Before you sauna

There are a few simple practicalities to ensure you have a great sauna experience.

Decide on your sauna garments. A swim suit or shorts are required for open sauna, but private sauna sessions are often taken in the nude. It's useful to bring a robe for the outdoor phases of the session. Wear your sauna garments under comfortable street clothes.

Take a shower within a few hours before sauna, for hygienic reasons and to remove lotions or skin oils, which delay the sweating process. Similarly, cosmetics and hair products can react poorly with heat and should also be removed.

Bring slip-on shower shoes, flip flops or some other easy shoe to put on outside.

Bring an extra towel to use at the end of the sauna.
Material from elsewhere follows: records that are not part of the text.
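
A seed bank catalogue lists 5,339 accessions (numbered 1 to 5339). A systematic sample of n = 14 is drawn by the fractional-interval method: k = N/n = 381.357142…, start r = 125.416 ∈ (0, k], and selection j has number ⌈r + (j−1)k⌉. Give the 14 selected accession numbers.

j=1: r + 0k = 125.416 → ⌈·⌉ = 126
j=2: r + 1k = 506.773142… → ⌈·⌉ = 507
j=3: r + 2k = 888.130285… → ⌈·⌉ = 889
j=4: r + 3k = 1269.487428… → ⌈·⌉ = 1270
j=5: r + 4k = 1650.844571… → ⌈·⌉ = 1651
j=6: r + 5k = 2032.201714… → ⌈·⌉ = 2033
j=7: r + 6k = 2413.558857… → ⌈·⌉ = 2414
j=8: r + 7k = 2794.916 → ⌈·⌉ = 2795
j=9: r + 8k = 3176.273142… → ⌈·⌉ = 3177
j=10: r + 9k = 3557.630285… → ⌈·⌉ = 3558
j=11: r + 10k = 3938.987428… → ⌈·⌉ = 3939
j=12: r + 11k = 4320.344571… → ⌈·⌉ = 4321
j=13: r + 12k = 4701.701714… → ⌈·⌉ = 4702
j=14: r + 13k = 5083.058857… → ⌈·⌉ = 5084

126, 507, 889, 1270, 1651, 2033, 2414, 2795, 3177, 3558, 3939, 4321, 4702, 5084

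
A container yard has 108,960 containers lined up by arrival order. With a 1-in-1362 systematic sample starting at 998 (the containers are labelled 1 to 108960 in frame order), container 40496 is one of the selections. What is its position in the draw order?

30

k = 1362
position = (40496 − 998)/1362 + 1 = 39498/1362 + 1 = 29 + 1 = 30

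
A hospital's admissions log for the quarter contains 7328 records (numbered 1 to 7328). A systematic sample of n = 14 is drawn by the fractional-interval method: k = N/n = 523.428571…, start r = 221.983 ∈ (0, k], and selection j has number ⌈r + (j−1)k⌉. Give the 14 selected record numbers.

222, 746, 1269, 1793, 2316, 2840, 3363, 3886, 4410, 4933, 5457, 5980, 6504, 7027

j=1: r + 0k = 221.983 → ⌈·⌉ = 222
j=2: r + 1k = 745.411571… → ⌈·⌉ = 746
j=3: r + 2k = 1268.840142… → ⌈·⌉ = 1269
j=4: r + 3k = 1792.268714… → ⌈·⌉ = 1793
j=5: r + 4k = 2315.697285… → ⌈·⌉ = 2316
j=6: r + 5k = 2839.125857… → ⌈·⌉ = 2840
j=7: r + 6k = 3362.554428… → ⌈·⌉ = 3363
j=8: r + 7k = 3885.983 → ⌈·⌉ = 3886
j=9: r + 8k = 4409.411571… → ⌈·⌉ = 4410
j=10: r + 9k = 4932.840142… → ⌈·⌉ = 4933
j=11: r + 10k = 5456.268714… → ⌈·⌉ = 5457
j=12: r + 11k = 5979.697285… → ⌈·⌉ = 5980
j=13: r + 12k = 6503.125857… → ⌈·⌉ = 6504
j=14: r + 13k = 7026.554428… → ⌈·⌉ = 7027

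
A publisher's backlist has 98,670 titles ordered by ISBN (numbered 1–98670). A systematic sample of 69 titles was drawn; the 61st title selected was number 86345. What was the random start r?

k = 98670/69 = 1430
r = 86345 − (61−1)×1430 = 86345 − 85800 = 545

545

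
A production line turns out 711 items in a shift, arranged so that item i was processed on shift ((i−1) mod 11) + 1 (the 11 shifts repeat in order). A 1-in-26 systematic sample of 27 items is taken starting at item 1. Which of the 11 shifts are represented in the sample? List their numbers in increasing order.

Consecutive selections differ by k = 26, so their shift numbers differ by 26 mod 11 = 4.
gcd(26, 11) = 1, so the sample visits 11/1 = 11 distinct residues mod 11.
Start 1 is shift 1; the shifts hit are 1, 2, 3, 4, 5, 6, 7, 8, 9, 10, 11.

1, 2, 3, 4, 5, 6, 7, 8, 9, 10, 11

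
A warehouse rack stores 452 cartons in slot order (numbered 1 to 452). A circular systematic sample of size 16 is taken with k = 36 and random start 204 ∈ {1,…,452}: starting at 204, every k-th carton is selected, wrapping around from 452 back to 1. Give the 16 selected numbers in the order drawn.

204, 240, 276, 312, 348, 384, 420, 4, 40, 76, 112, 148, 184, 220, 256, 292

Selection 1: 204
Selection 2: 204 + 36 = 240
Selection 3: 240 + 36 = 276
Selection 4: 276 + 36 = 312
Selection 5: 312 + 36 = 348
Selection 6: 348 + 36 = 384
Selection 7: 384 + 36 = 420
Selection 8: 420 + 36 = 456 → 456 − 452 = 4
Selection 9: 4 + 36 = 40
Selection 10: 40 + 36 = 76
Selection 11: 76 + 36 = 112
Selection 12: 112 + 36 = 148
Selection 13: 148 + 36 = 184
Selection 14: 184 + 36 = 220
Selection 15: 220 + 36 = 256
Selection 16: 256 + 36 = 292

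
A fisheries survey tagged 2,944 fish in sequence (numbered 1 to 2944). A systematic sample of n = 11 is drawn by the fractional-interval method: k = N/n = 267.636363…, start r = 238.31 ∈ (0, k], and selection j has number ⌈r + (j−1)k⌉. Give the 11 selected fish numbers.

j=1: r + 0k = 238.31 → ⌈·⌉ = 239
j=2: r + 1k = 505.946363… → ⌈·⌉ = 506
j=3: r + 2k = 773.582727… → ⌈·⌉ = 774
j=4: r + 3k = 1041.219090… → ⌈·⌉ = 1042
j=5: r + 4k = 1308.855454… → ⌈·⌉ = 1309
j=6: r + 5k = 1576.491818… → ⌈·⌉ = 1577
j=7: r + 6k = 1844.128181… → ⌈·⌉ = 1845
j=8: r + 7k = 2111.764545… → ⌈·⌉ = 2112
j=9: r + 8k = 2379.400909… → ⌈·⌉ = 2380
j=10: r + 9k = 2647.037272… → ⌈·⌉ = 2648
j=11: r + 10k = 2914.673636… → ⌈·⌉ = 2915

239, 506, 774, 1042, 1309, 1577, 1845, 2112, 2380, 2648, 2915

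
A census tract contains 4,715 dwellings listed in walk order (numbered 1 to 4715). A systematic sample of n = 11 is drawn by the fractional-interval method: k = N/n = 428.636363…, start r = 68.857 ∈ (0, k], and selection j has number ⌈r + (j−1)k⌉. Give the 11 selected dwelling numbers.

j=1: r + 0k = 68.857 → ⌈·⌉ = 69
j=2: r + 1k = 497.493363… → ⌈·⌉ = 498
j=3: r + 2k = 926.129727… → ⌈·⌉ = 927
j=4: r + 3k = 1354.766090… → ⌈·⌉ = 1355
j=5: r + 4k = 1783.402454… → ⌈·⌉ = 1784
j=6: r + 5k = 2212.038818… → ⌈·⌉ = 2213
j=7: r + 6k = 2640.675181… → ⌈·⌉ = 2641
j=8: r + 7k = 3069.311545… → ⌈·⌉ = 3070
j=9: r + 8k = 3497.947909… → ⌈·⌉ = 3498
j=10: r + 9k = 3926.584272… → ⌈·⌉ = 3927
j=11: r + 10k = 4355.220636… → ⌈·⌉ = 4356

69, 498, 927, 1355, 1784, 2213, 2641, 3070, 3498, 3927, 4356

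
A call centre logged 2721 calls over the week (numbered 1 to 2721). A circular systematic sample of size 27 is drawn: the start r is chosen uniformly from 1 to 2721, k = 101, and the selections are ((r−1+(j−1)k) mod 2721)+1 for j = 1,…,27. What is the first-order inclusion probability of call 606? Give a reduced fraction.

9/907

For each position j, as r ranges over 1…2721 the j-th selection hits every call exactly once, so call 606 is selected for exactly 27 of the 2721 starts.
Inclusion probability = 27/2721 = 9/907.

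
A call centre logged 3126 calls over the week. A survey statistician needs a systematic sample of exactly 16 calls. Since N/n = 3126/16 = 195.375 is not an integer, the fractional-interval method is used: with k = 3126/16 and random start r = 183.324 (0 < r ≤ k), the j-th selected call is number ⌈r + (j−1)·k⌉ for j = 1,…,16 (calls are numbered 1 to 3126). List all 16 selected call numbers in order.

184, 379, 575, 770, 965, 1161, 1356, 1551, 1747, 1942, 2138, 2333, 2528, 2724, 2919, 3114

j=1: r + 0k = 183.324 → ⌈·⌉ = 184
j=2: r + 1k = 378.699 → ⌈·⌉ = 379
j=3: r + 2k = 574.074 → ⌈·⌉ = 575
j=4: r + 3k = 769.449 → ⌈·⌉ = 770
j=5: r + 4k = 964.824 → ⌈·⌉ = 965
j=6: r + 5k = 1160.199 → ⌈·⌉ = 1161
j=7: r + 6k = 1355.574 → ⌈·⌉ = 1356
j=8: r + 7k = 1550.949 → ⌈·⌉ = 1551
j=9: r + 8k = 1746.324 → ⌈·⌉ = 1747
j=10: r + 9k = 1941.699 → ⌈·⌉ = 1942
j=11: r + 10k = 2137.074 → ⌈·⌉ = 2138
j=12: r + 11k = 2332.449 → ⌈·⌉ = 2333
j=13: r + 12k = 2527.824 → ⌈·⌉ = 2528
j=14: r + 13k = 2723.199 → ⌈·⌉ = 2724
j=15: r + 14k = 2918.574 → ⌈·⌉ = 2919
j=16: r + 15k = 3113.949 → ⌈·⌉ = 3114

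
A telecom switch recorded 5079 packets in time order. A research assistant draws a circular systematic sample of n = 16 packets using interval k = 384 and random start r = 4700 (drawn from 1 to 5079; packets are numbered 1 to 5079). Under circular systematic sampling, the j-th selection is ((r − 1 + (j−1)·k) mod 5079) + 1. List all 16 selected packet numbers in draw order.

4700, 5, 389, 773, 1157, 1541, 1925, 2309, 2693, 3077, 3461, 3845, 4229, 4613, 4997, 302

Selection 1: 4700
Selection 2: 4700 + 384 = 5084 → 5084 − 5079 = 5
Selection 3: 5 + 384 = 389
Selection 4: 389 + 384 = 773
Selection 5: 773 + 384 = 1157
Selection 6: 1157 + 384 = 1541
Selection 7: 1541 + 384 = 1925
Selection 8: 1925 + 384 = 2309
Selection 9: 2309 + 384 = 2693
Selection 10: 2693 + 384 = 3077
Selection 11: 3077 + 384 = 3461
Selection 12: 3461 + 384 = 3845
Selection 13: 3845 + 384 = 4229
Selection 14: 4229 + 384 = 4613
Selection 15: 4613 + 384 = 4997
Selection 16: 4997 + 384 = 5381 → 5381 − 5079 = 302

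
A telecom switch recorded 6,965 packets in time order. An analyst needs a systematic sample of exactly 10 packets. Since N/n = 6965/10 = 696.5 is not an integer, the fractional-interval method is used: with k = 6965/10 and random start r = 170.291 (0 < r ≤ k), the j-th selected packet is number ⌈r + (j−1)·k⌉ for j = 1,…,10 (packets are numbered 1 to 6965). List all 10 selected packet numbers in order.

171, 867, 1564, 2260, 2957, 3653, 4350, 5046, 5743, 6439

j=1: r + 0k = 170.291 → ⌈·⌉ = 171
j=2: r + 1k = 866.791 → ⌈·⌉ = 867
j=3: r + 2k = 1563.291 → ⌈·⌉ = 1564
j=4: r + 3k = 2259.791 → ⌈·⌉ = 2260
j=5: r + 4k = 2956.291 → ⌈·⌉ = 2957
j=6: r + 5k = 3652.791 → ⌈·⌉ = 3653
j=7: r + 6k = 4349.291 → ⌈·⌉ = 4350
j=8: r + 7k = 5045.791 → ⌈·⌉ = 5046
j=9: r + 8k = 5742.291 → ⌈·⌉ = 5743
j=10: r + 9k = 6438.791 → ⌈·⌉ = 6439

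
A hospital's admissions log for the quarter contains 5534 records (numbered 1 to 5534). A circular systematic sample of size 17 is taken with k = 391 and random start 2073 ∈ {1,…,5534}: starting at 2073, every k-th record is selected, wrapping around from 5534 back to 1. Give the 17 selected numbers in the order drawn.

Selection 1: 2073
Selection 2: 2073 + 391 = 2464
Selection 3: 2464 + 391 = 2855
Selection 4: 2855 + 391 = 3246
Selection 5: 3246 + 391 = 3637
Selection 6: 3637 + 391 = 4028
Selection 7: 4028 + 391 = 4419
Selection 8: 4419 + 391 = 4810
Selection 9: 4810 + 391 = 5201
Selection 10: 5201 + 391 = 5592 → 5592 − 5534 = 58
Selection 11: 58 + 391 = 449
Selection 12: 449 + 391 = 840
Selection 13: 840 + 391 = 1231
Selection 14: 1231 + 391 = 1622
Selection 15: 1622 + 391 = 2013
Selection 16: 2013 + 391 = 2404
Selection 17: 2404 + 391 = 2795

2073, 2464, 2855, 3246, 3637, 4028, 4419, 4810, 5201, 58, 449, 840, 1231, 1622, 2013, 2404, 2795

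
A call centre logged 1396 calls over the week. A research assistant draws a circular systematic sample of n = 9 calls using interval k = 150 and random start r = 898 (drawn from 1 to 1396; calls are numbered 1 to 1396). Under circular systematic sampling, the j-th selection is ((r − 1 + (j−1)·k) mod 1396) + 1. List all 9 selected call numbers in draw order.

898, 1048, 1198, 1348, 102, 252, 402, 552, 702

Selection 1: 898
Selection 2: 898 + 150 = 1048
Selection 3: 1048 + 150 = 1198
Selection 4: 1198 + 150 = 1348
Selection 5: 1348 + 150 = 1498 → 1498 − 1396 = 102
Selection 6: 102 + 150 = 252
Selection 7: 252 + 150 = 402
Selection 8: 402 + 150 = 552
Selection 9: 552 + 150 = 702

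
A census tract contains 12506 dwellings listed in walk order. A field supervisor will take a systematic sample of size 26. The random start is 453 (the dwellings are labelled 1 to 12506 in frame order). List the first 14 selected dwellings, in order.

453, 934, 1415, 1896, 2377, 2858, 3339, 3820, 4301, 4782, 5263, 5744, 6225, 6706

k = N/n = 12506/26 = 481
dwelling 1: 453
dwelling 2: 453 + 481 = 934
dwelling 3: 934 + 481 = 1415
dwelling 4: 1415 + 481 = 1896
dwelling 5: 1896 + 481 = 2377
dwelling 6: 2377 + 481 = 2858
dwelling 7: 2858 + 481 = 3339
dwelling 8: 3339 + 481 = 3820
dwelling 9: 3820 + 481 = 4301
dwelling 10: 4301 + 481 = 4782
dwelling 11: 4782 + 481 = 5263
dwelling 12: 5263 + 481 = 5744
dwelling 13: 5744 + 481 = 6225
dwelling 14: 6225 + 481 = 6706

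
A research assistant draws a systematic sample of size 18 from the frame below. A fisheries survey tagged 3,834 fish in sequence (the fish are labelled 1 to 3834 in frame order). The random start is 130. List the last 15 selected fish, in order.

k = N/n = 3834/18 = 213
4th selection = 130 + 3×213 = 769
5th: 769 + 213 = 982
6th: 982 + 213 = 1195
7th: 1195 + 213 = 1408
8th: 1408 + 213 = 1621
9th: 1621 + 213 = 1834
10th: 1834 + 213 = 2047
11th: 2047 + 213 = 2260
12th: 2260 + 213 = 2473
13th: 2473 + 213 = 2686
14th: 2686 + 213 = 2899
15th: 2899 + 213 = 3112
16th: 3112 + 213 = 3325
17th: 3325 + 213 = 3538
18th: 3538 + 213 = 3751

769, 982, 1195, 1408, 1621, 1834, 2047, 2260, 2473, 2686, 2899, 3112, 3325, 3538, 3751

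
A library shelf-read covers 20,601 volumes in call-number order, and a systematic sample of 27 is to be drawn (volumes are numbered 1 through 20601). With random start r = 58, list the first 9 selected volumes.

k = N/n = 20601/27 = 763
volume 1: 58
volume 2: 58 + 763 = 821
volume 3: 821 + 763 = 1584
volume 4: 1584 + 763 = 2347
volume 5: 2347 + 763 = 3110
volume 6: 3110 + 763 = 3873
volume 7: 3873 + 763 = 4636
volume 8: 4636 + 763 = 5399
volume 9: 5399 + 763 = 6162

58, 821, 1584, 2347, 3110, 3873, 4636, 5399, 6162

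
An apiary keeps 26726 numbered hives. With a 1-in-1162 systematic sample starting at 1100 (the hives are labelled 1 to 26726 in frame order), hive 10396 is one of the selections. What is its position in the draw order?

9

k = 1162
position = (10396 − 1100)/1162 + 1 = 9296/1162 + 1 = 8 + 1 = 9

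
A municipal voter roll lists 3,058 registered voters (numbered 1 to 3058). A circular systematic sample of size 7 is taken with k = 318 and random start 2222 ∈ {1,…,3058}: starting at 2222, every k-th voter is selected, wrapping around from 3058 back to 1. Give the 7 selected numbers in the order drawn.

Selection 1: 2222
Selection 2: 2222 + 318 = 2540
Selection 3: 2540 + 318 = 2858
Selection 4: 2858 + 318 = 3176 → 3176 − 3058 = 118
Selection 5: 118 + 318 = 436
Selection 6: 436 + 318 = 754
Selection 7: 754 + 318 = 1072

2222, 2540, 2858, 118, 436, 754, 1072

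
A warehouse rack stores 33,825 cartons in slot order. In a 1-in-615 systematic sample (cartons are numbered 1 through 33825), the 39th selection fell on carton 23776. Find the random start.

406

k = 615
r = 23776 − (39−1)×615 = 23776 − 23370 = 406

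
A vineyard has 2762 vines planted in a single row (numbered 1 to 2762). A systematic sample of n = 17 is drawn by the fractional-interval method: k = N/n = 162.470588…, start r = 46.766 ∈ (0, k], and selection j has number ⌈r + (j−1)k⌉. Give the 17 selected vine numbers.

47, 210, 372, 535, 697, 860, 1022, 1185, 1347, 1510, 1672, 1834, 1997, 2159, 2322, 2484, 2647

j=1: r + 0k = 46.766 → ⌈·⌉ = 47
j=2: r + 1k = 209.236588… → ⌈·⌉ = 210
j=3: r + 2k = 371.707176… → ⌈·⌉ = 372
j=4: r + 3k = 534.177764… → ⌈·⌉ = 535
j=5: r + 4k = 696.648352… → ⌈·⌉ = 697
j=6: r + 5k = 859.118941… → ⌈·⌉ = 860
j=7: r + 6k = 1021.589529… → ⌈·⌉ = 1022
j=8: r + 7k = 1184.060117… → ⌈·⌉ = 1185
j=9: r + 8k = 1346.530705… → ⌈·⌉ = 1347
j=10: r + 9k = 1509.001294… → ⌈·⌉ = 1510
j=11: r + 10k = 1671.471882… → ⌈·⌉ = 1672
j=12: r + 11k = 1833.942470… → ⌈·⌉ = 1834
j=13: r + 12k = 1996.413058… → ⌈·⌉ = 1997
j=14: r + 13k = 2158.883647… → ⌈·⌉ = 2159
j=15: r + 14k = 2321.354235… → ⌈·⌉ = 2322
j=16: r + 15k = 2483.824823… → ⌈·⌉ = 2484
j=17: r + 16k = 2646.295411… → ⌈·⌉ = 2647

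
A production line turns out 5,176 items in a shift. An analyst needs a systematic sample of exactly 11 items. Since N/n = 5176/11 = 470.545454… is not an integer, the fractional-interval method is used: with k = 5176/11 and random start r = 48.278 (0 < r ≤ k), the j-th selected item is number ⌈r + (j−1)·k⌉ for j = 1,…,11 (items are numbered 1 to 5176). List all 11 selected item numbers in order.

j=1: r + 0k = 48.278 → ⌈·⌉ = 49
j=2: r + 1k = 518.823454… → ⌈·⌉ = 519
j=3: r + 2k = 989.368909… → ⌈·⌉ = 990
j=4: r + 3k = 1459.914363… → ⌈·⌉ = 1460
j=5: r + 4k = 1930.459818… → ⌈·⌉ = 1931
j=6: r + 5k = 2401.005272… → ⌈·⌉ = 2402
j=7: r + 6k = 2871.550727… → ⌈·⌉ = 2872
j=8: r + 7k = 3342.096181… → ⌈·⌉ = 3343
j=9: r + 8k = 3812.641636… → ⌈·⌉ = 3813
j=10: r + 9k = 4283.187090… → ⌈·⌉ = 4284
j=11: r + 10k = 4753.732545… → ⌈·⌉ = 4754

49, 519, 990, 1460, 1931, 2402, 2872, 3343, 3813, 4284, 4754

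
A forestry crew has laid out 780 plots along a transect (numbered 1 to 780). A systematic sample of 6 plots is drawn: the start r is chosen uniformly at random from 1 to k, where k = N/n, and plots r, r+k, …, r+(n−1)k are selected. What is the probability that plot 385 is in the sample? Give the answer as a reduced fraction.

k = 780/6 = 130.
Plot 385 is selected iff r ≡ 385 (mod 130); exactly one such r in {1,…,130}.
Inclusion probability = 1/130.

1/130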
Only bring the essentials, and leave behind large bags, extra clothes, jewelry, cell phones and valuables.

Eat an easily digestible snack or light meal. Too full or too hungry are both distracting.

Refrain from consuming alcohol.

Be sure sauna is right for your body. A heart condition, an injury, and pregnancy are common reasons not to sauna. 

Set aside two hours for the sauna and plan to arrive 10 or 15 minutes early to settle in, drink water, and use the washroom.


At the SAUNA

When you arrive you'll chat with the host who will make sure you're ready for your sauna, and have you complete a waiver on your first visit. There is a shared vestibule where you can change and store your possessions, before entering the hot sauna space. The temperature will range from 70-100° Celsius.

You will sit on a towel in the sauna for about 10-20 minutes, and the goal is to be still, and sweat. This is followed by a cool down period of 5-20 minutes. It’s common to enter and exit the sauna a number of times, creating a hot/cold cycle. The cool down is an important part of the sauna experience. The cycle of increased body temperature followed by a return to neutral body temperature has an exhilarating affect and adds benefit to skin by opening and restricting pores. The cool cycle is augmented with a pour of chilly water over the body. The hot cycle is augmented with humidity and aromatic enhancements sought by throwing water over the stove containing a heap of stones to produce vapor. 

Sauna is a communal experience that includes some etiquette. For comfort and hygiene all sauna goers always have a towel to sit on. The hot space is meant for limited purposeful conversation. It is a special opportunity to sit quietly with friends and acquaintances, without phones or distractions, and just do nothing together. it is a time to be very sensitive to the needs and comfort of the people around you. In contrast, the cool down time is energetic, with chats and stories flowing naturally from the exhilaration of the cool down.



Plan to avoid strenuous mental or physical activity for a few hours afterward, and enjoy your sauna bliss! You may feel ready for some gentle yoga, a hearty meal or a deep sleep. It's pleasant to take some time for a nice shower and skin care at home, to share a meal with your fellow-sauna goers. Heading straight to bed is just as natural as heading out for a beer. Listen to your body and spend your post-sauna time doing what feels right.